New data reveals that over recent years more women are using pills as a method of abortion, a major shift as more states implement strict restrictions on when and how women access abortion services.
The Guttmacher Institute published preliminary data that shows medication abortion accounted for 54 percent of U.S. abortions in 2020, a big jump compared to only 39 percent in 2017. The institute expects the proportion of medication abortion will continue to rise above 50 percent.
Data collected by the institute has shown a steady increase in medication abortion since 2001, starting at only 6 percent and growing to 24 percent by 2011.
The U.S. Food and Drug Administration (FDA) first approved medication abortion in 2000 in the form of a two-drug combination that became known as the “abortion pill.” The drugs are approved for use up to 10 weeks of pregnancy, but there is additional research showing provision beyond 10 weeks is safe and effective.
A big advantage of medication abortion is that it can be taken outside of a medical setting within the comfort and privacy of one’s home. The FDA allowed the pills to be mailed to patients for the duration of the COVID-19 pandemic, which eliminated the need for patients to make an in-person trip to a health care facility. The move also allowed online-only abortion providers to mail pills to patients in more states.
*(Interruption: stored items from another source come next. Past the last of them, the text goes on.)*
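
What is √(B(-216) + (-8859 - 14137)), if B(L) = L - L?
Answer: 2*I*√5749 ≈ 151.64*I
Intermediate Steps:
B(L) = 0
√(B(-216) + (-8859 - 14137)) = √(0 + (-8859 - 14137)) = √(0 - 22996) = √(-22996) = 2*I*√5749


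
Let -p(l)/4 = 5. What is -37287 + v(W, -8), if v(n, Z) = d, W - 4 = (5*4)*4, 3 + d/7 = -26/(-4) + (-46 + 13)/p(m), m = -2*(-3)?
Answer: -745019/20 ≈ -37251.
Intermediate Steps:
m = 6
p(l) = -20 (p(l) = -4*5 = -20)
d = 721/20 (d = -21 + 7*(-26/(-4) + (-46 + 13)/(-20)) = -21 + 7*(-26*(-¼) - 33*(-1/20)) = -21 + 7*(13/2 + 33/20) = -21 + 7*(163/20) = -21 + 1141/20 = 721/20 ≈ 36.050)
W = 84 (W = 4 + (5*4)*4 = 4 + 20*4 = 4 + 80 = 84)
v(n, Z) = 721/20
-37287 + v(W, -8) = -37287 + 721/20 = -745019/20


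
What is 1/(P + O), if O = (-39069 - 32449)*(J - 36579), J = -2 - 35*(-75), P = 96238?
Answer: 1/2428561446 ≈ 4.1177e-10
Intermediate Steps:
J = 2623 (J = -2 + 2625 = 2623)
O = 2428465208 (O = (-39069 - 32449)*(2623 - 36579) = -71518*(-33956) = 2428465208)
1/(P + O) = 1/(96238 + 2428465208) = 1/2428561446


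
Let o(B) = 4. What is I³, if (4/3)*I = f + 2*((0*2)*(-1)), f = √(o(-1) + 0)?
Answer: 27/8 ≈ 3.3750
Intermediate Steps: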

However, costs for abortion pills can still be an obstacle due to the federal Hyde Amendment, which bans the use of any federal funds for abortion unless the pregnancy is a result of rape, incest or an endangerment to the woman’s life. According to the Kaiser Family Foundation, private insurance plans’ coverage of abortion pills is inconsistent, with only six states requiring all state-regulated private health plans to include abortion coverage.
That’s significant given the recent wave of states implementing strict abortion bans, like the state of Texas which passed S.B. 8, known as the fetal heartbeat law, which bans all abortions after fetal cardiac activity is detected. That usually happens around six weeks of pregnancy and before most women know they are pregnant.
Anti-abortion policymakers are also attempting to take aim at abortion pills, with the institute noting that as of February 2022, there are 32 states that require clinicians who administer abortion pills to be physicians, limiting the distribution in rural or underserved areas where access to a physician may not be consistent.
Notably, Texas prohibits the use of abortion medication starting at seven weeks of pregnancy, with is at odds with current medical guidance.
Three states have outright banned the mailing of abortion pills to patients: Arizona, Arkansas and Texas. And mailing bans in three other states — Montana, Oklahoma and South Dakota — were eventually blocked by court decisions.
The Guttmacher Institute says that medication abortion is likely to become even more critical in the delivery of care to many people who become unable to access care in a clinic, given the reality of the current anti-abortion majority on the U.S. Supreme Court.